The trail twisted back on itself and soon she felt like she was climbing straight up. “What made you come all the way up here?” she asked over the radio.
O’Brien answered. “Standard procedure. This path led to an overwatch. It wouldn’t do to have a sniper or some other threat above us.”
Eva found them standing around some type of escape pod or cryosleep chamber. It was difficult to say what the power source was, but it was strong. There was no ice or other moisture within a meter of the coffin-like pod. She couldn’t hear mechanical buzzing as she might from a human-made device.
She told the two security officers to step back. They hesitated, but complied with their weapons ready. She couldn’t hear what they were saying on their security link, but thought they were probably telling Montgomery what she was doing.
A sleeping version of herself looked up through the composite glass. The escape pod was alien technology. Not surprising because as a servant of Empyrean, Pyr had access to any of the conquered civilizations in the galaxy.

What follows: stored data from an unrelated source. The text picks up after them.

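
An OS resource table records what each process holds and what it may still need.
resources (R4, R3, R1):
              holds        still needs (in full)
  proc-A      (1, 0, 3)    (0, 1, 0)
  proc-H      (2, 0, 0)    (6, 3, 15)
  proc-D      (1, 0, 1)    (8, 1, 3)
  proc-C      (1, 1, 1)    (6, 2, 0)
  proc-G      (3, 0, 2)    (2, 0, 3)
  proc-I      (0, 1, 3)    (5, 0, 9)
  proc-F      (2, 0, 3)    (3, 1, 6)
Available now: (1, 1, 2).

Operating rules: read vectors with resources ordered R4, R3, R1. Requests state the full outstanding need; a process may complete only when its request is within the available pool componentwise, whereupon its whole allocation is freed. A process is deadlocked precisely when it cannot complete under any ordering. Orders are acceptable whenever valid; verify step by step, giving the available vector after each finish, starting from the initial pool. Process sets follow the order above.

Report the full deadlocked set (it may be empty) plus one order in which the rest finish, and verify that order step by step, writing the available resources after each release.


No process is deadlocked.
Key observation: beginning at proc-A, releases accumulate fast enough that every process eventually fits.
The rest can finish in the order proc-A, proc-G, proc-F, proc-I, proc-C, proc-D, proc-H. Check, step by step:
  pool = (1, 1, 2)
  proc-A: need (0, 1, 0) fits (1, 1, 2); releases (1, 0, 3), pool now (2, 1, 5)
  proc-G: need (2, 0, 3) fits (2, 1, 5); releases (3, 0, 2), pool now (5, 1, 7)
  proc-F: need (3, 1, 6) fits (5, 1, 7); releases (2, 0, 3), pool now (7, 1, 10)
  proc-I: need (5, 0, 9) fits (7, 1, 10); releases (0, 1, 3), pool now (7, 2, 13)
  proc-C: need (6, 2, 0) fits (7, 2, 13); releases (1, 1, 1), pool now (8, 3, 14)
  proc-D: need (8, 1, 3) fits (8, 3, 14); releases (1, 0, 1), pool now (9, 3, 15)
  proc-H: need (6, 3, 15) fits (9, 3, 15); releases (2, 0, 0), pool now (11, 3, 15)


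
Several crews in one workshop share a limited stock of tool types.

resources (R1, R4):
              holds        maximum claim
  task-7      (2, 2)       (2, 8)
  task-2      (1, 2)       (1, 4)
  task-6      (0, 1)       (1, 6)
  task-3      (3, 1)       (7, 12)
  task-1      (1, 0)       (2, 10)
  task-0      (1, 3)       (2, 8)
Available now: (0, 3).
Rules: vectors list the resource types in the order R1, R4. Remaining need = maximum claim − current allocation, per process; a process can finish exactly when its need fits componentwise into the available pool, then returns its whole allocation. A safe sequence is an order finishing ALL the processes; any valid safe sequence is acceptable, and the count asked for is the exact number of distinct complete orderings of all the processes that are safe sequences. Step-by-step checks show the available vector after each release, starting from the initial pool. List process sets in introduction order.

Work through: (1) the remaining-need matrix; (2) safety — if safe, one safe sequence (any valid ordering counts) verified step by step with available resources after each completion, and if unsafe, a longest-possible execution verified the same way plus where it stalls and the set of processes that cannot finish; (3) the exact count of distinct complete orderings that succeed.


(1) Need matrix, components ordered R1, R4:
  task-7: (0, 6)
  task-2: (0, 2)
  task-6: (1, 5)
  task-3: (4, 11)
  task-1: (1, 10)
  task-0: (1, 5)
(2) The state is SAFE; one workable sequence: task-2, task-0, task-6, task-7, task-1, task-3.
Key observation: task-0 marks the first exact bind of the order: its need (1, 5) fits the free (1, 5) with zero slack on a requested resource.
Step-by-step check:
  pool = (0, 3)
  run task-2 (needs (0, 2), free (0, 3)); after release of (1, 2) the pool is (1, 5)
  run task-0 (needs (1, 5), free (1, 5)); after release of (1, 3) the pool is (2, 8)
  run task-6 (needs (1, 5), free (2, 8)); after release of (0, 1) the pool is (2, 9)
  run task-7 (needs (0, 6), free (2, 9)); after release of (2, 2) the pool is (4, 11)
  run task-1 (needs (1, 10), free (4, 11)); after release of (1, 0) the pool is (5, 11)
  run task-3 (needs (4, 11), free (5, 11)); after release of (3, 1) the pool is (8, 12)
(3) Exactly 9 of the possible complete orderings are safe sequences.


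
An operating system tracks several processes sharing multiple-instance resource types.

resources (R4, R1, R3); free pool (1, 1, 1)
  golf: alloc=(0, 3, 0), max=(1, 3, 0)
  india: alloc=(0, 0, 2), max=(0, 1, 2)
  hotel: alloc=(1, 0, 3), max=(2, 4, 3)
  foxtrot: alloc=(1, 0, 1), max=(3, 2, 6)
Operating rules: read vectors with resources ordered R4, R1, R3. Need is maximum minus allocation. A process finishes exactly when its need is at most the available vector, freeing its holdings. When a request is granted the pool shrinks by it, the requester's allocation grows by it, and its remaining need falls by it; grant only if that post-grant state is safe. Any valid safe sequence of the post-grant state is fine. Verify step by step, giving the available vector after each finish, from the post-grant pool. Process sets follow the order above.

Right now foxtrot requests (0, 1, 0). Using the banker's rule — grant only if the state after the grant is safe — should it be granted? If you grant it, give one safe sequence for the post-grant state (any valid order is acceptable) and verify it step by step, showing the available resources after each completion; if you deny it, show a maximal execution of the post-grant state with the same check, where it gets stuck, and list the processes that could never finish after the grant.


DENY. Granting would leave the state unsafe.
Key observation: after golf, india the pool peaks at (1, 3, 3), and each blocked process is short somewhere: hotel on R1; foxtrot on R4, R3.
After a pretend grant, a maximal execution: golf, india — then nothing else fits. Check, step by step:
  pool = (1, 0, 1)
  golf: need (1, 0, 0) fits (1, 0, 1); releases (0, 3, 0), pool now (1, 3, 1)
  india: need (0, 1, 0) fits (1, 3, 1); releases (0, 0, 2), pool now (1, 3, 3)
  hotel still needs (1, 4, 0) but only (1, 3, 3) is free — short on R1
  foxtrot still needs (2, 1, 5) but only (1, 3, 3) is free — short on R4 and R3
Processes that could never finish after the grant: hotel and foxtrot.


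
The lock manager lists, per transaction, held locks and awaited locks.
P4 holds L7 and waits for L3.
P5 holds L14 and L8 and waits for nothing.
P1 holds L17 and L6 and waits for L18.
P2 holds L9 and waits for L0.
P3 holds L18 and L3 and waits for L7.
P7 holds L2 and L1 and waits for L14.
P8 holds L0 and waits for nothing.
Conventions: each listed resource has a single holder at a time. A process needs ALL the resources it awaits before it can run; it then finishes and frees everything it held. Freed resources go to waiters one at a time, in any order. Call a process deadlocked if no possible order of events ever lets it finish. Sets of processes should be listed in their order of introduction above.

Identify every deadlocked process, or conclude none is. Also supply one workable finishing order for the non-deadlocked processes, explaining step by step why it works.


Deadlocked: P4, P1 and P3.
Key observation: the cycle P4 -> P3 -> P4 can never break — each member waits on the next; P1 waits into the deadlock from upstream.
One completion order for the rest: P5, P7, P8, P2.
Step-by-step check:
  P5 waits on nothing -> runs at once and releases L14 and L8
  run P7 (all its waits — L14 — are resolved); releases L2 and L1
  P8 waits on nothing -> runs at once and releases L0
  run P2 (all its waits — L0 — are resolved); releases L9


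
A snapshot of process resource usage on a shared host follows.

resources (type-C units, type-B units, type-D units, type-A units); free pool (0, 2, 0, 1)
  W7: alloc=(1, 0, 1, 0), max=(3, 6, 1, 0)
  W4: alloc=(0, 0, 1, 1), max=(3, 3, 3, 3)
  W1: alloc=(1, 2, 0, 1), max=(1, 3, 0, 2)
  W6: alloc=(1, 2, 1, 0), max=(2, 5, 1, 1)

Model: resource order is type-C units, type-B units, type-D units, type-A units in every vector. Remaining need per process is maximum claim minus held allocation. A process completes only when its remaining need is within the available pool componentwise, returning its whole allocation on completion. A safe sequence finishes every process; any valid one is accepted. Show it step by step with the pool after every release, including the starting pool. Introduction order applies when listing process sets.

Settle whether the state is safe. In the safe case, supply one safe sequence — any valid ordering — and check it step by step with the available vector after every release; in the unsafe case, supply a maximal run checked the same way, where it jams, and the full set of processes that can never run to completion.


SAFE — a valid safe sequence is W1, W6, W7, W4.
Key observation: reading the order forward, W1 is the first process whose need (0, 1, 0, 1) meets the free pool (0, 2, 0, 1) exactly on a resource it requests.
Verifying each step:
  pool = (0, 2, 0, 1)
  W1: need (0, 1, 0, 1) fits (0, 2, 0, 1); releases (1, 2, 0, 1), pool now (1, 4, 0, 2)
  W6: need (1, 3, 0, 1) fits (1, 4, 0, 2); releases (1, 2, 1, 0), pool now (2, 6, 1, 2)
  W7: need (2, 6, 0, 0) fits (2, 6, 1, 2); releases (1, 0, 1, 0), pool now (3, 6, 2, 2)
  W4: need (3, 3, 2, 2) fits (3, 6, 2, 2); releases (0, 0, 1, 1), pool now (3, 6, 3, 3)


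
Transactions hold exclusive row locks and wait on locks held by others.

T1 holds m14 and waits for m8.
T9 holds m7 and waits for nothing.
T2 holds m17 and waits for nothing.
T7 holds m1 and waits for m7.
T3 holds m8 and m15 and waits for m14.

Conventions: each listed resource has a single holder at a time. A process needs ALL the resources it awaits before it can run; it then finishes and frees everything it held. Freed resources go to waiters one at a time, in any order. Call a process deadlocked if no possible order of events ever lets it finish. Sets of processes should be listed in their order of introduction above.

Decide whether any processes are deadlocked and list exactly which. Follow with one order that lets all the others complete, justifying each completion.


Deadlocked: T1 and T3.
Key observation: the wait chain closes on itself along T1 -> T3 -> T1; no other process is dragged down with it.
One completion order for the rest: T2, T9, T7.
Walking it through:
  T2: no waits; runs immediately, freeing m17
  T9: no waits; runs immediately, freeing m7
  run T7 (all its waits — m7 — are resolved); releases m1


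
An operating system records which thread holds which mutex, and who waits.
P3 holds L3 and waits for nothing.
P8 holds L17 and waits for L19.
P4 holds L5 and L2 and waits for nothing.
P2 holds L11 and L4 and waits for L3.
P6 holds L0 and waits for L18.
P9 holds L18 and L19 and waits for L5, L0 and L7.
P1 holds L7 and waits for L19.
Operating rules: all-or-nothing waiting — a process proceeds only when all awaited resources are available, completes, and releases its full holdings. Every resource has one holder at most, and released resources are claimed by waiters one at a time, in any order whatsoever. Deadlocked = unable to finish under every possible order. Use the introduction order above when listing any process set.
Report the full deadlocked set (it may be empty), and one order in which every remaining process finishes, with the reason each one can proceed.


The deadlocked set is P8, P6, P9 and P1.
Key observation: the cycle P9 -> P6 -> P9 can never break — each member waits on the next; P1 is caught in further circular waits and P8 waits into the deadlock from upstream.
The rest can finish in the order P3, P4, P2.
Step-by-step check:
  P3 waits on nothing -> runs at once and releases L3
  P4 waits on nothing -> runs at once and releases L5 and L2
  P2 waits on L3 — all released -> runs and releases L11 and L4


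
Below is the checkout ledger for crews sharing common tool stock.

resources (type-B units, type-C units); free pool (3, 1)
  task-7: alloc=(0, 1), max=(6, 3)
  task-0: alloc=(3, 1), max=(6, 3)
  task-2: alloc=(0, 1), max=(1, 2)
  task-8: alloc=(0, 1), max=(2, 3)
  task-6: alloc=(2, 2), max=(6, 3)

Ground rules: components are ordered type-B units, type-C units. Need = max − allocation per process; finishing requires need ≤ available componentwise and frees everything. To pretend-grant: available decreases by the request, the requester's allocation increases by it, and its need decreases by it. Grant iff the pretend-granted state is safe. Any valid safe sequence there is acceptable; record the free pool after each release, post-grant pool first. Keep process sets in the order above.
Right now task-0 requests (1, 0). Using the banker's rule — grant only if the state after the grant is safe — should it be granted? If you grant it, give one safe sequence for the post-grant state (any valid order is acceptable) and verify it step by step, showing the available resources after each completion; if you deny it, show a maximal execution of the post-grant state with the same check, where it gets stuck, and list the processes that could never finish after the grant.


GRANT. The post-grant state is safe; one safe sequence: task-2, task-0, task-6, task-8, task-7.
Key observation: (2, 1) free after granting still covers task-2 first, and each release covers the next.
Check on the post-grant state, step by step:
  pool = (2, 1)
  task-2 needs (1, 1) <= (2, 1) -> finishes; pool += (0, 1) = (2, 2)
  task-0 needs (2, 2) <= (2, 2) -> finishes; pool += (4, 1) = (6, 3)
  task-6 needs (4, 1) <= (6, 3) -> finishes; pool += (2, 2) = (8, 5)
  task-8 needs (2, 2) <= (8, 5) -> finishes; pool += (0, 1) = (8, 6)
  task-7 needs (6, 2) <= (8, 6) -> finishes; pool += (0, 1) = (8, 7)


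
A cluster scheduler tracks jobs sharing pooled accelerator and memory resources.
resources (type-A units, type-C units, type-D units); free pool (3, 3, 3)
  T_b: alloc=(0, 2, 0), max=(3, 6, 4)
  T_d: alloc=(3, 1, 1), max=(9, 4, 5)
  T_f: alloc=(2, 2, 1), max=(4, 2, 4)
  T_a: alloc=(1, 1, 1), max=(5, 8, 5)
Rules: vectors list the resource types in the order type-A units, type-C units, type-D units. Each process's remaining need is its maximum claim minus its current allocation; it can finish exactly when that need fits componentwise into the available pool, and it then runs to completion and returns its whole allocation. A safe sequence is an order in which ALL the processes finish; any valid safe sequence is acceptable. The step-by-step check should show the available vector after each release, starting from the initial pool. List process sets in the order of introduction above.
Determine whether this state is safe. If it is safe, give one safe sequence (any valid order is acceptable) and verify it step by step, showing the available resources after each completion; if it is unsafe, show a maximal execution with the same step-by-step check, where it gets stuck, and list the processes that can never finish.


SAFE, for example via the order T_f, T_b, T_a, T_d.
Key observation: the order's first zero-slack moment is T_f ((2, 0, 3) needed, (3, 3, 3) free — a requested resource with nothing to spare).
Verifying each step:
  pool = (3, 3, 3)
  T_f: need (2, 0, 3) fits (3, 3, 3); releases (2, 2, 1), pool now (5, 5, 4)
  T_b: need (3, 4, 4) fits (5, 5, 4); releases (0, 2, 0), pool now (5, 7, 4)
  T_a: need (4, 7, 4) fits (5, 7, 4); releases (1, 1, 1), pool now (6, 8, 5)
  T_d: need (6, 3, 4) fits (6, 8, 5); releases (3, 1, 1), pool now (9, 9, 6)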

Eva looked down on the blue hair and milk-white skin. The woman had her eyes closed and didn’t seem to be breathing. Her lips were dark and red, almost the color of rust or dried blood. She lacked the softness of Eva’s form. Pyr was an assassin and a warrior. Thousands of years ago, when Empyrean had first come to their home world, Pyr had made some type of bargain to spare a small sample of their people. In return, she had become the Hand of Empyrean, enforcing the godlike creature’s will across the galaxy, usually by assassination.
“Montgomery,” Eva said into her radio. She didn’t have to turn away, because the connection wa
s wired into the bone structure of her jawline. The sensation had been strange when she’d first started using it, but now it was like second nature. Sometimes she wondered if they weren’t becoming part of the same shared consciousness. Access to her team was so easy, it was like they were part of a machine designed to serve a greater purpose.
“I’m on my way, Eva.”
“Don’t bring Dr. Peterson,” Eva warned.
“Jackson and O’Brien said something to that effect. I have Jax with me,” he said. Audible static caused him to seem farther away than he was.
“Eva, are you okay? I know what you’re thinking.”
“You don’t know what I’m thinking, Montgomery. Just get up here.”
She stared at the tomb of Pyr and controlled her emotions. The woman had saved her life and destroyed her home in the same day. The nearly immortal assassin had almost abandoned her father and her people in the human allies to their fate, while keeping Eva as her slave prodigy.
Then, when it was done, she disappeared for almost ten years. Now, with the life pod exposed to the atmosphere of this strange planet, Eva knew that she hadn’t been dreaming. The confirmation of her decisions should have been reassuring, but wasn’t.
Montgomery and Jax arrived and looked at the device in mute fascination. Eva watched them and evaluated their body language. Several times they glanced at each other, then back at the cryosleep pod with the Hand of Empyrean imprisoned within.
Jax approached Eva. “Did you know she would be here?”
Eva nodded.
Jax stepped back and crossed her arms over her abdomen. She hugged herself and looked away.
Montgomery looked up from his work, checking the display screen on his hand scanner several times. “There’s an energy signal that doesn’t belong here. We have to assume this life bond has power and that abomination within is alive.”
Eva watched. His reaction confirmed what she had expected of him. “You fought against her.”
His face filled with color as his head dipped in acknowledgment. His eyes never left hers. “She killed a lot of people before she came after your father and the president. I knew people who had been tracking her.”